I wait for him to reach for his pouch, but he doesn’t. I frown. “Did you forget it?”
Peter bites the inside of his cheek. “No. I just thought perhaps we didn’t need it tonight. That we could just enjoy being together.”
The inside of my chest tenses. A metallic taste fills my mouth. When I laugh, it sounds far away. Like someone else’s laugh. “It’s hard to enjoy anything when my head is pounding.”
“I know. I’ll get you some when we get back?—”
“Then I want to go back now.”
Peter’s expression hardens. “Wendy Darling, I know you’re still hurting. But I’m afraid of what you’re missing out on. That life is passing you by?—”
“What life?” I snap. “My brother is dead.”

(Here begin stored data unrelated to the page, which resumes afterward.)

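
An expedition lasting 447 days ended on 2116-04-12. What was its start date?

January 21, 2115

Counting back 447 days from April 12, 2116.
Going back 12 days from April 12, 2116 reaches the end of the previous month; 447 − 12 = 435 left.
March 2116 has 31 days: 435 − 31 = 404 left.
February 2116 has 29 days (2116 is a leap year): 404 − 29 = 375 left.
January 2116 has 31 days: 375 − 31 = 344 left.
December 2115 has 31 days: 344 − 31 = 313 left.
November 2115 has 30 days: 313 − 30 = 283 left.
October 2115 has 31 days: 283 − 31 = 252 left.
September 2115 has 30 days: 252 − 30 = 222 left.
August 2115 has 31 days: 222 − 31 = 191 left.
July 2115 has 31 days: 191 − 31 = 160 left.
June 2115 has 30 days: 160 − 30 = 130 left.
May 2115 has 31 days: 130 − 31 = 99 left.
April 2115 has 30 days: 99 − 30 = 69 left.
March 2115 has 31 days: 69 − 31 = 38 left.
February 2115 has 28 days (2115 is not a leap year): 38 − 28 = 10 left.
January 2115 has 31 days; 31 − 10 = 21 → January 21, 2115.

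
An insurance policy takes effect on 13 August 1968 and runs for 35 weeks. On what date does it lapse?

April 15, 1969

Counting forward 35 weeks = 245 days from August 13, 1968.
August has 31 days, so 31 − 13 = 18 days remain after August 13, 1968; 245 − 18 = 227 left.
September 1968 has 30 days: 227 − 30 = 197 left.
October 1968 has 31 days: 197 − 31 = 166 left.
November 1968 has 30 days: 166 − 30 = 136 left.
December 1968 has 31 days: 136 − 31 = 105 left.
January 1969 has 31 days: 105 − 31 = 74 left.
February 1969 has 28 days (1969 is not a leap year): 74 − 28 = 46 left.
March 1969 has 31 days: 46 − 31 = 15 left.
15 days into April 1969 → April 15, 1969.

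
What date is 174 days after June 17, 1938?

Advancing 174 days from June 17, 1938.
June has 30 days, so 30 − 17 = 13 days remain after June 17, 1938; 174 − 13 = 161 left.
July 1938 has 31 days: 161 − 31 = 130 left.
August 1938 has 31 days: 130 − 31 = 99 left.
September 1938 has 30 days: 99 − 30 = 69 left.
October 1938 has 31 days: 69 − 31 = 38 left.
November 1938 has 30 days: 38 − 30 = 8 left.
8 days into December 1938 → December 8, 1938.

December 8, 1938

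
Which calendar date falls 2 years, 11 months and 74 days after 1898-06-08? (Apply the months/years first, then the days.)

July 21, 1901

Adding 2 years, 11 months and 74 days from June 8, 1898: first the month/year part, then the days.
+2 years → 1900; month 6 + 11 = 17, which is month 5 of year 1901 → May 1901.
Day 8 is valid in May, giving May 8, 1901.
Now add 74 days from May 8, 1901.
May has 31 days, so 31 − 8 = 23 days remain after May 8, 1901; 74 − 23 = 51 left.
June 1901 has 30 days: 51 − 30 = 21 left.
21 days into July 1901 → July 21, 1901.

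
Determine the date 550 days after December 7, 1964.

June 10, 1966

Adding 550 days from December 7, 1964.
December has 31 days, so 31 − 7 = 24 days remain after December 7, 1964; 550 − 24 = 526 left.
January 1965 has 31 days: 526 − 31 = 495 left.
February 1965 has 28 days (1965 is not a leap year): 495 − 28 = 467 left.
March 1965 has 31 days: 467 − 31 = 436 left.
April 1965 has 30 days: 436 − 30 = 406 left.
May 1965 has 31 days: 406 − 31 = 375 left.
June 1965 has 30 days: 375 − 30 = 345 left.
July 1965 has 31 days: 345 − 31 = 314 left.
August 1965 has 31 days: 314 − 31 = 283 left.
September 1965 has 30 days: 283 − 30 = 253 left.
October 1965 has 31 days: 253 − 31 = 222 left.
November 1965 has 30 days: 222 − 30 = 192 left.
December 1965 has 31 days: 192 − 31 = 161 left.
January 1966 has 31 days: 161 − 31 = 130 left.
February 1966 has 28 days (1966 is not a leap year): 130 − 28 = 102 left.
March 1966 has 31 days: 102 − 31 = 71 left.
April 1966 has 30 days: 71 − 30 = 41 left.
May 1966 has 31 days: 41 − 31 = 10 left.
10 days into June 1966 → June 10, 1966.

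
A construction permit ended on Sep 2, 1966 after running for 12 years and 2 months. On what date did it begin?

July 2, 1954

Counting back 12 years and 2 months from September 2, 1966.
-12 years → 1954; month 9 − 2 = 7 → July 1954.
Day 2 is valid in July, giving July 2, 1954.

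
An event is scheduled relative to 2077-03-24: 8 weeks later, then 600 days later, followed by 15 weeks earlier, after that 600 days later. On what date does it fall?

Adding 8 weeks (= 56 days) from March 24, 2077:
March has 31 days, so 31 − 24 = 7 days remain after March 24, 2077; 56 − 7 = 49 left.
April 2077 has 30 days: 49 − 30 = 19 left.
19 days into May 2077 → May 19, 2077.
Advancing 600 days from May 19, 2077:
May has 31 days, so 31 − 19 = 12 days remain after May 19, 2077; 600 − 12 = 588 left.
June 2077 has 30 days: 588 − 30 = 558 left.
July 2077 has 31 days: 558 − 31 = 527 left.
August 2077 has 31 days: 527 − 31 = 496 left.
September 2077 has 30 days: 496 − 30 = 466 left.
October 2077 has 31 days: 466 − 31 = 435 left.
November 2077 has 30 days: 435 − 30 = 405 left.
December 2077 has 31 days: 405 − 31 = 374 left.
January 2078 has 31 days: 374 − 31 = 343 left.
February 2078 has 28 days (2078 is not a leap year): 343 − 28 = 315 left.
March 2078 has 31 days: 315 − 31 = 284 left.
April 2078 has 30 days: 284 − 30 = 254 left.
May 2078 has 31 days: 254 − 31 = 223 left.
June 2078 has 30 days: 223 − 30 = 193 left.
July 2078 has 31 days: 193 − 31 = 162 left.
August 2078 has 31 days: 162 − 31 = 131 left.
September 2078 has 30 days: 131 − 30 = 101 left.
October 2078 has 31 days: 101 − 31 = 70 left.
November 2078 has 30 days: 70 − 30 = 40 left.
December 2078 has 31 days: 40 − 31 = 9 left.
9 days into January 2079 → January 9, 2079.
Going back 15 weeks (= 105 days) from January 9, 2079:
Going back 9 days from January 9, 2079 reaches the end of the previous month; 105 − 9 = 96 left.
December 2078 has 31 days: 96 − 31 = 65 left.
November 2078 has 30 days: 65 − 30 = 35 left.
October 2078 has 31 days: 35 − 31 = 4 left.
September 2078 has 30 days; 30 − 4 = 26 → September 26, 2078.
Counting forward 600 days from September 26, 2078:
September has 30 days, so 30 − 26 = 4 days remain after September 26, 2078; 600 − 4 = 596 left.
October 2078 has 31 days: 596 − 31 = 565 left.
November 2078 has 30 days: 565 − 30 = 535 left.
December 2078 has 31 days: 535 − 31 = 504 left.
January 2079 has 31 days: 504 − 31 = 473 left.
February 2079 has 28 days (2079 is not a leap year): 473 − 28 = 445 left.
March 2079 has 31 days: 445 − 31 = 414 left.
April 2079 has 30 days: 414 − 30 = 384 left.
May 2079 has 31 days: 384 − 31 = 353 left.
June 2079 has 30 days: 353 − 30 = 323 left.
July 2079 has 31 days: 323 − 31 = 292 left.
August 2079 has 31 days: 292 − 31 = 261 left.
September 2079 has 30 days: 261 − 30 = 231 left.
October 2079 has 31 days: 231 − 31 = 200 left.
November 2079 has 30 days: 200 − 30 = 170 left.
December 2079 has 31 days: 170 − 31 = 139 left.
January 2080 has 31 days: 139 − 31 = 108 left.
February 2080 has 29 days (2080 is a leap year): 108 − 29 = 79 left.
March 2080 has 31 days: 79 − 31 = 48 left.
April 2080 has 30 days: 48 − 30 = 18 left.
18 days into May 2080 → May 18, 2080.

May 18, 2080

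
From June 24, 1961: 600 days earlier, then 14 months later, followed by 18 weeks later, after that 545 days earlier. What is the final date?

Going back 600 days from June 24, 1961:
Going back 24 days from June 24, 1961 reaches the end of the previous month; 600 − 24 = 576 left.
May 1961 has 31 days: 576 − 31 = 545 left.
April 1961 has 30 days: 545 − 30 = 515 left.
March 1961 has 31 days: 515 − 31 = 484 left.
February 1961 has 28 days (1961 is not a leap year): 484 − 28 = 456 left.
January 1961 has 31 days: 456 − 31 = 425 left.
December 1960 has 31 days: 425 − 31 = 394 left.
November 1960 has 30 days: 394 − 30 = 364 left.
October 1960 has 31 days: 364 − 31 = 333 left.
September 1960 has 30 days: 333 − 30 = 303 left.
August 1960 has 31 days: 303 − 31 = 272 left.
July 1960 has 31 days: 272 − 31 = 241 left.
June 1960 has 30 days: 241 − 30 = 211 left.
May 1960 has 31 days: 211 − 31 = 180 left.
April 1960 has 30 days: 180 − 30 = 150 left.
March 1960 has 31 days: 150 − 31 = 119 left.
February 1960 has 29 days (1960 is a leap year): 119 − 29 = 90 left.
January 1960 has 31 days: 90 − 31 = 59 left.
December 1959 has 31 days: 59 − 31 = 28 left.
November 1959 has 30 days; 30 − 28 = 2 → November 2, 1959.
Advancing 14 months from November 2, 1959:
month 11 + 14 = 25, which is month 1 of year 1961 → January 1961.
Day 2 is valid in January, giving January 2, 1961.
Advancing 18 weeks (= 126 days) from January 2, 1961:
January has 31 days, so 31 − 2 = 29 days remain after January 2, 1961; 126 − 29 = 97 left.
February 1961 has 28 days (1961 is not a leap year): 97 − 28 = 69 left.
March 1961 has 31 days: 69 − 31 = 38 left.
April 1961 has 30 days: 38 − 30 = 8 left.
8 days into May 1961 → May 8, 1961.
Going back 545 days from May 8, 1961:
Going back 8 days from May 8, 1961 reaches the end of the previous month; 545 − 8 = 537 left.
April 1961 has 30 days: 537 − 30 = 507 left.
March 1961 has 31 days: 507 − 31 = 476 left.
February 1961 has 28 days (1961 is not a leap year): 476 − 28 = 448 left.
January 1961 has 31 days: 448 − 31 = 417 left.
December 1960 has 31 days: 417 − 31 = 386 left.
November 1960 has 30 days: 386 − 30 = 356 left.
October 1960 has 31 days: 356 − 31 = 325 left.
September 1960 has 30 days: 325 − 30 = 295 left.
August 1960 has 31 days: 295 − 31 = 264 left.
July 1960 has 31 days: 264 − 31 = 233 left.
June 1960 has 30 days: 233 − 30 = 203 left.
May 1960 has 31 days: 203 − 31 = 172 left.
April 1960 has 30 days: 172 − 30 = 142 left.
March 1960 has 31 days: 142 − 31 = 111 left.
February 1960 has 29 days (1960 is a leap year): 111 − 29 = 82 left.
January 1960 has 31 days: 82 − 31 = 51 left.
December 1959 has 31 days: 51 − 31 = 20 left.
November 1959 has 30 days; 30 − 20 = 10 → November 10, 1959.

November 10, 1959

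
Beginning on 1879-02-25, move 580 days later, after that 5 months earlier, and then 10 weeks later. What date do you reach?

Adding 580 days from February 25, 1879:
February has 28 days, so 28 − 25 = 3 days remain after February 25, 1879; 580 − 3 = 577 left.
March 1879 has 31 days: 577 − 31 = 546 left.
April 1879 has 30 days: 546 − 30 = 516 left.
May 1879 has 31 days: 516 − 31 = 485 left.
June 1879 has 30 days: 485 − 30 = 455 left.
July 1879 has 31 days: 455 − 31 = 424 left.
August 1879 has 31 days: 424 − 31 = 393 left.
September 1879 has 30 days: 393 − 30 = 363 left.
October 1879 has 31 days: 363 − 31 = 332 left.
November 1879 has 30 days: 332 − 30 = 302 left.
December 1879 has 31 days: 302 − 31 = 271 left.
January 1880 has 31 days: 271 − 31 = 240 left.
February 1880 has 29 days (1880 is a leap year): 240 − 29 = 211 left.
March 1880 has 31 days: 211 − 31 = 180 left.
April 1880 has 30 days: 180 − 30 = 150 left.
May 1880 has 31 days: 150 − 31 = 119 left.
June 1880 has 30 days: 119 − 30 = 89 left.
July 1880 has 31 days: 89 − 31 = 58 left.
August 1880 has 31 days: 58 − 31 = 27 left.
27 days into September 1880 → September 27, 1880.
Going back 5 months from September 27, 1880:
month 9 − 5 = 4 → April 1880.
Day 27 is valid in April, giving April 27, 1880.
Counting forward 10 weeks (= 70 days) from April 27, 1880:
April has 30 days, so 30 − 27 = 3 days remain after April 27, 1880; 70 − 3 = 67 left.
May 1880 has 31 days: 67 − 31 = 36 left.
June 1880 has 30 days: 36 − 30 = 6 left.
6 days into July 1880 → July 6, 1880.

July 6, 1880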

Peter frowns. “I know. I know. But you’re not. Michael’s not. I—” He steers his icy blue eyes toward me, staring at me through those long eyelashes of his. He slides his hand down to mine, pressing his thumb to my emerald engagement ring. I have this flash of a fantasy of letting it slip off my too-small finger into the black waves below. “There was a time when we were excited about building a life together. I know it can’t be the life you had hoped for. Not anymore. Not without John. But Wendy Darling, there is still a life to be lived.”
“With you.” I can’t tell if the words coming out of my mouth are a question or not. They almost sound too breathy, too longing.
Peter cups my cheek and presses his forehead to mine, his wings beating softly behind him. “What do ya say?”
“I say,” I say, biting my lip and turning my most charming smile on Peter, “that I adore you.” I press my lips to his. “And that, unfortunately, I still have a headache.”